As a prep player, Paula Fettig, Secrest’s high school coach, said she never left the game, except when in foul trouble. Secrest wanted to be in every minute, so much that she even trained herself to shoot with her left hand, in case she ever broke her right. As her skills developed, her confidence soared.

She raised her expectations of herself and looked at the college game as the next challenge.

However, when preseason conditioning at NIU started last fall, she found just how tough that challenge would be. The freshman tried playing with a focus on offense and aggressively attacking the basket — the only way she knew how to play the game. But returning players told her otherwise. Secrest no longer dominated the court, and her high school game would soon have to change.

“I think I had a lot more confidence. It was almost to the point of being cocky,” Secrest said. “Before the game, I could go out there and nobody’s going to stop me — even if I was having a bad game. I don’t have a lot of confidence [at NIU]. I do with my shot, but with the rest of my game, I feel like I have a lot of work to do.”

Secrest struggled defensively at the start of the season and said she felt lost at times. She also played inconsistently offensively. Secrest opened the season with a 26-point performance against Illinois State, then failed to score when NIU took on North Carolina State.

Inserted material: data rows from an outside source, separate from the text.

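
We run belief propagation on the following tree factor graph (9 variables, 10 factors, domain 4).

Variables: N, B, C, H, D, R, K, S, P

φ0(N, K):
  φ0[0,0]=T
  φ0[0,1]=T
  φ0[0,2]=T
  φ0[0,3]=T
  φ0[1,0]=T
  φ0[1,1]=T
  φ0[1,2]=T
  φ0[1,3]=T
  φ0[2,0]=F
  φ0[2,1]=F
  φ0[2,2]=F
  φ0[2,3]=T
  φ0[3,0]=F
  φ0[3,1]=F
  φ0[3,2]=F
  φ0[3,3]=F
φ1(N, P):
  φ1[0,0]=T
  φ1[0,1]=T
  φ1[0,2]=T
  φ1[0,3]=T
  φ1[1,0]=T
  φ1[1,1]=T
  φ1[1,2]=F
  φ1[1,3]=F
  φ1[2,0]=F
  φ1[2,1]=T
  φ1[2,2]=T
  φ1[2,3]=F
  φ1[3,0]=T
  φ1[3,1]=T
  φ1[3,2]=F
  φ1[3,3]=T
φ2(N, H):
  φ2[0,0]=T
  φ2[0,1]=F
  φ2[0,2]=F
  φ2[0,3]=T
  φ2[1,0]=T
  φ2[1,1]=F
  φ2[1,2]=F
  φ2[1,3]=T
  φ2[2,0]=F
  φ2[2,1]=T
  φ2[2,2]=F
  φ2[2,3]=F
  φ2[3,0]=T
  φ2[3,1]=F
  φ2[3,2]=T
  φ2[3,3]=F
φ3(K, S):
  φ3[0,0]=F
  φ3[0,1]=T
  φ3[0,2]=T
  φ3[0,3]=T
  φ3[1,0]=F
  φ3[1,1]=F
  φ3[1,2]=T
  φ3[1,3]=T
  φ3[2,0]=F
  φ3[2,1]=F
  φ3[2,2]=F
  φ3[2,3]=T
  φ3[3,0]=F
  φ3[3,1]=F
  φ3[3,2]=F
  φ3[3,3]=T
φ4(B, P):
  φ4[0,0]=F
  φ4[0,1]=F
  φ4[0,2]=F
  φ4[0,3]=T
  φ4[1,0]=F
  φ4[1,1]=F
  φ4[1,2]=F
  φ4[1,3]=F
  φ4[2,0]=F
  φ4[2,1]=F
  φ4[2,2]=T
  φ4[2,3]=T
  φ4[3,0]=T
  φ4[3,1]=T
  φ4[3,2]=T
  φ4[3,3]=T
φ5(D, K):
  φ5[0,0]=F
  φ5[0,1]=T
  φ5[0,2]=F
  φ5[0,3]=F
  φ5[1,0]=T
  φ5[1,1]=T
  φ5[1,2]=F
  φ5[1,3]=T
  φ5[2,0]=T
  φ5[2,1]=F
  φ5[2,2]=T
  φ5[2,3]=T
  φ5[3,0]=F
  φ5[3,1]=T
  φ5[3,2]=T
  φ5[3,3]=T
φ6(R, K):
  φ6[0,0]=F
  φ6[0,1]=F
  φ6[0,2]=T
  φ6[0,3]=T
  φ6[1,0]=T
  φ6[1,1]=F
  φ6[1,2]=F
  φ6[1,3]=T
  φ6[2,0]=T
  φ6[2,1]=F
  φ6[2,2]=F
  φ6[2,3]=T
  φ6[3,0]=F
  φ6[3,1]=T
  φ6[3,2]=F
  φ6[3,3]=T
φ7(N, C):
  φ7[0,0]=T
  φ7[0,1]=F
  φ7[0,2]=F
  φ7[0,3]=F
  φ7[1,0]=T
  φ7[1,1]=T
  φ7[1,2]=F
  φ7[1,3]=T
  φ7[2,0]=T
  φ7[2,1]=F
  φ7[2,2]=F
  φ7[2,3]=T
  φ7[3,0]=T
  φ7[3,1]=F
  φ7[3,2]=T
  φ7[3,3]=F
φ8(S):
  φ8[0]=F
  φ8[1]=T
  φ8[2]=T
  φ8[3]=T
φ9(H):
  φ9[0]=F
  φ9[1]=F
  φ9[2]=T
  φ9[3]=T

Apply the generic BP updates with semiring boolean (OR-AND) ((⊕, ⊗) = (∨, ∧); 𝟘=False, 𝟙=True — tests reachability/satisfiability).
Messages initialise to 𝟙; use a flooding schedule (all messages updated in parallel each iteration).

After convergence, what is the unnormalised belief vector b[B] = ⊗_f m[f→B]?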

“I think she was frustrated,” Hammerle said. “All freshmen went through that, but Lindsay had been so successful in high school. Because she didn’t get it right away, it frustrated her and affected her performance.”

At NIU, she needed to learn how to share minutes with equally talented players and about the concept of team play, especially when playing Hammerle’s man-to-man defense. Secrest struggled with picking her spots, which if not executed, could weaken the team.

“She’s been the top scorer in high school, so I think she placed a higher premium on scoring,” Hammerle said. “She learned here we placed more emphasis on defense and that we wanted defense to be our identity.”

Sophomore Kristan Knake, who played the same wing forward position as Secrest, guided Secrest from the start. Knake shared the same experience of learning the defense last year. Knake and Kim Boeding helped Secrest and the rest of the NIU freshmen learn the system. Hammerle said Secrest’s struggles defensively have affected the rest of her game and has led her to be tentative with her ball-handling and drive to the basket. But one skill has never left her.

Through Saturday, Secrest drained a team-leading 46 3-point baskets for the season, the 6th best season total in NIU history. She connected on 39 percent of her attempts, also a team best. She still has her scoring touch, as she torched Marshall University for 26 points Jan. 6 and tallied 9 rebounds and 6 steals.

“I think she adds a little spark off the bench — whether she gets the steal or hits the three,” Knake said. “I think at times we feed off her.”

After months struggling defensively, Hammerle said that Secrest finally has started to pick it up. Secrest uses her size and quickness to force turnovers, and currently, she leads the team in steals with 57.

“I think she’s picked [the defense] up well,” Knake said. “With a little more work, she could be one of our best defensive players.”